Every year since 1979 an average of five local individuals who have played an important role in sports have been inducted into the Glengarry Sports Hall of Fame. The latest induction ceremony was held on Wednesday, August 20, 2025. Among those honoured was David Bissonnette – a multiple DIRT racing champion who accumulated, within three decades, more than 20 championships and has two DIRTcar Pro-Stock Bronze Eagles (2013 and 2015) titles.

In 1989, Bissonette and some friends built a small amateur racetrack in a farmer’s field south of Dunvegan. “I’d been winning a few races in front of my buddies, and this came to the ears of Omer Séguin from Moose Creek. Mr. Séguin, who owned a Duke-Stock (now knowed as Semi-Pro) race car, came to watch us and told me: ‘Come race the real deal!’ I couldn’t refuse this tempting offer: to fulfill my dream of driving a real race car on a real race track!”

“I won my first three Duke-Stock races in-a-row. I was already seeing myself in the run for Rookie of the Year in that class when Ron Morin—the owner of Cornwall Speedway, came to me and said, ‘You’re way too strong for the Duke-Stock class. You need to move up to Pro-Stock immediately.'” Since the competition was much stronger in the Pro-Stock class, it took the driver of car number 47 some time to stand out from his competitors. “At that time, there were at least a dozen drivers who could hope to win every night,” added Bissonette.

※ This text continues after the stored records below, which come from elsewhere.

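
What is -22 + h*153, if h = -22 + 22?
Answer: -22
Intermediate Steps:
h = 0
-22 + h*153 = -22 + 0*153 = -22 + 0 = -22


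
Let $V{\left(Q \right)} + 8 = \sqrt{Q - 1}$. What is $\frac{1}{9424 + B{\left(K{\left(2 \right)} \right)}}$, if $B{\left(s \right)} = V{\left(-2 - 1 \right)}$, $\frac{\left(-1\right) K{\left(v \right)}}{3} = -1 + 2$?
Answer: $\frac{2354}{22165265} - \frac{i}{44330530} \approx 0.0001062 - 2.2558 \cdot 10^{-8} i$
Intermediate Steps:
$K{\left(v \right)} = -3$ ($K{\left(v \right)} = - 3 \left(-1 + 2\right) = \left(-3\right) 1 = -3$)
$V{\left(Q \right)} = -8 + \sqrt{-1 + Q}$ ($V{\left(Q \right)} = -8 + \sqrt{Q - 1} = -8 + \sqrt{-1 + Q}$)
$B{\left(s \right)} = -8 + 2 i$ ($B{\left(s \right)} = -8 + \sqrt{-1 - 3} = -8 + \sqrt{-4} = -8 + 2 i$)
$\frac{1}{9424 + B{\left(K{\left(2 \right)} \right)}} = \frac{1}{9424 - \left(8 - 2 i\right)} = \frac{1}{9416 + 2 i} = \frac{9416 - 2 i}{88661060}$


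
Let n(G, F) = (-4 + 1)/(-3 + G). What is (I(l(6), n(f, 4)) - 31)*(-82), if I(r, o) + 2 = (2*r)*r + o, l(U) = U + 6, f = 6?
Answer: -20828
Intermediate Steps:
l(U) = 6 + U
n(G, F) = -3/(-3 + G)
I(r, o) = -2 + o + 2*r**2 (I(r, o) = -2 + ((2*r)*r + o) = -2 + (2*r**2 + o) = -2 + (o + 2*r**2) = -2 + o + 2*r**2)
(I(l(6), n(f, 4)) - 31)*(-82) = ((-2 - 3/(-3 + 6) + 2*(6 + 6)**2) - 31)*(-82) = ((-2 - 3/3 + 2*12**2) - 31)*(-82) = ((-2 - 3*1/3 + 2*144) - 31)*(-82) = ((-2 - 1 + 288) - 31)*(-82) = (285 - 31)*(-82) = 254*(-82) = -20828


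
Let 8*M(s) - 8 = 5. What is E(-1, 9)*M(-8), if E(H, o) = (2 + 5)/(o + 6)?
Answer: 91/120 ≈ 0.75833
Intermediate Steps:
M(s) = 13/8 (M(s) = 1 + (⅛)*5 = 1 + 5/8 = 13/8)
E(H, o) = 7/(6 + o)
E(-1, 9)*M(-8) = (7/(6 + 9))*(13/8) = (7/15)*(13/8) = 91/120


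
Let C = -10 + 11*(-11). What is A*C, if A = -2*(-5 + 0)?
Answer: -1310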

The 1996 season was a turning point in Bissonnette’s racing career. At the age of 30, he won 30 races, earning him Pro Stock championships at Frogtown Speedway, NY (now known as Mohawk International Raceway), Cornwall Motor Speedway, and Edelweiss, QC.

Bissonette said it takes more than a driver to win a race.

“The driver is nothing. I just drove the car. The guys on the team became my family. It’s thanks to them that we were able to win so consistently; they all believed in me and supported me. I feel guilty not being able to name all of them of here, but they were all important to my successes,” he remarked.

Bissonnette, nicknamed “The Bulldog” since his debuts because he had a bulldog painted on the hood of his now famous #47 machine says that his fiercest rival over the years was Rob Yetman from the USA. «Yes, locally I was competing against excellent racers such as Joey Ladouceur, Clayton Benedict and the Peters boys but my biggest rival has been Yetman in his #7 Pro-Stock »

Racing is an expensive sport and David Bissonnette knows about it: “We never had the glory of racing with a big budget, as many other guys, us we’ve always been a small budget team. We made with what we had.” Even if some years the #47 Pro-Stock team couldn’t make a full season, Bissonnette never spent a full year without at least one presence on the track.

It is behind the wheel of this yellow machine that “The Bulldog” had his most dramatic race accident. “It was at the end of a 50-lap feature; I was in the top five cars as we all crossed the finish line. I front of me, past the flagman stand, cars spun around. I had nowhere to go and we all crashed together. My fuel cell split and the gas immediately caught on fire. I got wind knocked out of me, this as hard as the crash was. I was trying to get out of the car but I couldn’t and all the metal was so hot around me. I finally managed to get out of the blaze on time by myself.” The track’s firemen promptly put out the flames; but no one knew where Dave was. His girlfriend, was standing next to me in tears watching the scene helpless. Suddenly, out of behind the sponsors signs in the middle of the infield came out Bissonnette coughing from the smoke he had inhaled, but he was OK. All the race fans applauded the local racer.

It was finally at the end of the 2019 season, with more than twenty championships under his belt, so many victories that he had stopped counting, and his two DIRTcar Pro-Stock Bronze Eagles (2013 and 2015), that the Bulldog finally hung up his race car steering wheel for good.

In the spring of 2025, he received a call that nearly brought him to tears: a very nice lady from the Glengarry Sports Hall of Fame informed him that on August 20 of that year, he would be inducted into this local sports hall of fame. “Your portfolio is impeccable, Mr. Bissonnette. You should have been inducted into this Hall of Fame years ago.”

“I’ve never felt happier. It’s the most amazing feeling in the world,” said David “Bulldog” Bissonnette. “This is definitely the biggest dream I could ever have imagined. All my sweat and tears that I put into my years of DIRT racing will forever be inscribed in this Hall.”

In conclusion, Dave Bulldog Bissonnette, who initially enjoyed racing four-wheelers in a field deep in the countryside, encourages those with dreams to follow the motto he has always displayed on the back of his #47 Pro-Stock machine: “Don’t dream your life. Live your dream!”